19. Fundadas razões por que, fazendo no caso, como é seu apanágio, sã e inteira justiça, o augusto Supremo Tribunal ad quem dignar-se-á:
A) Revogar liminarmente o Despacho recorrido;
B) Admitir, acto contínuo, o Advogado portador da cédula profissional nº 3613-P abaixo-assinado, a, de todo legitimamente, pleitear nos presentes autos, onde Intervém em causa própria, expressamente reconhecendo, cumulativamente, que:
a) a suspensão administrativa da sua inscrição procede de acto nulo ipso jure et ipso facto
b) a suspensão do exercício da advocacia por motivo de incompatibilidade é inoperante em caso de auto patrocínio, e, em geral, o impedimento de advogar em causa própria seria discriminatório dos advogados relativamente aos magistrados e outros licenciados em Direito, que não carecem de inscrição em ordem profissional alguma para poderem legalmente advogar pro domo sua ou em acção oficial; e,
c) muito principalmente, a proibição indiscriminada do exercício do jus postulandi pro se, ainda que prevista na legislação ordinária nacional, jaz totalmente abatida pelo atinente direito internacional de natureza constitucional primando na ordem interna.

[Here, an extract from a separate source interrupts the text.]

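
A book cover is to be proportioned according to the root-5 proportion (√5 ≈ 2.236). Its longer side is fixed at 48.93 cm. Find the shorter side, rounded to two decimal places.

root-5 ≈ 2.23607.
Shorter side = 48.93 ÷ 2.23607 ≈ 21.8821 → 21.88 cm.

21.88 cm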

Pelo STJ foi decidido convolar o recurso em apelação, remetendo os autos para este tribunal.

Nos termos da lei processual civil são as conclusões do recurso que delimitam o objecto do mesmo e, consequentemente, os poderes de cognição deste tribunal.
Assim, as questões a resolver consistem em saber se:
- ao omitir pronúncia sobre a nulidade ex tunc da deliberação, o despacho recorrido violou o artigo 162º., n.2, do CPA em vigor e, simultaneamente o artigo 92, n.º 2, do CPC, caindo sob a alçada da nulidade prevista na alínea d), 1ª parte, do nº 1do artigo 615.º do CPC;- independentemente de inscrição activa no quadro geral da Ordem dos Advogados, qualquer advogado pode advogar pro domo sua;
- existe violação do princípio fundamental da igualdade, ou não discriminação, consagrado na Constituição; ou do artigo 8.º da mesma lei fundamental por desrespeito da Convenção Europeia dos Direitos Humanos e da Carta dos Direitos Fundamentais da União Europeia.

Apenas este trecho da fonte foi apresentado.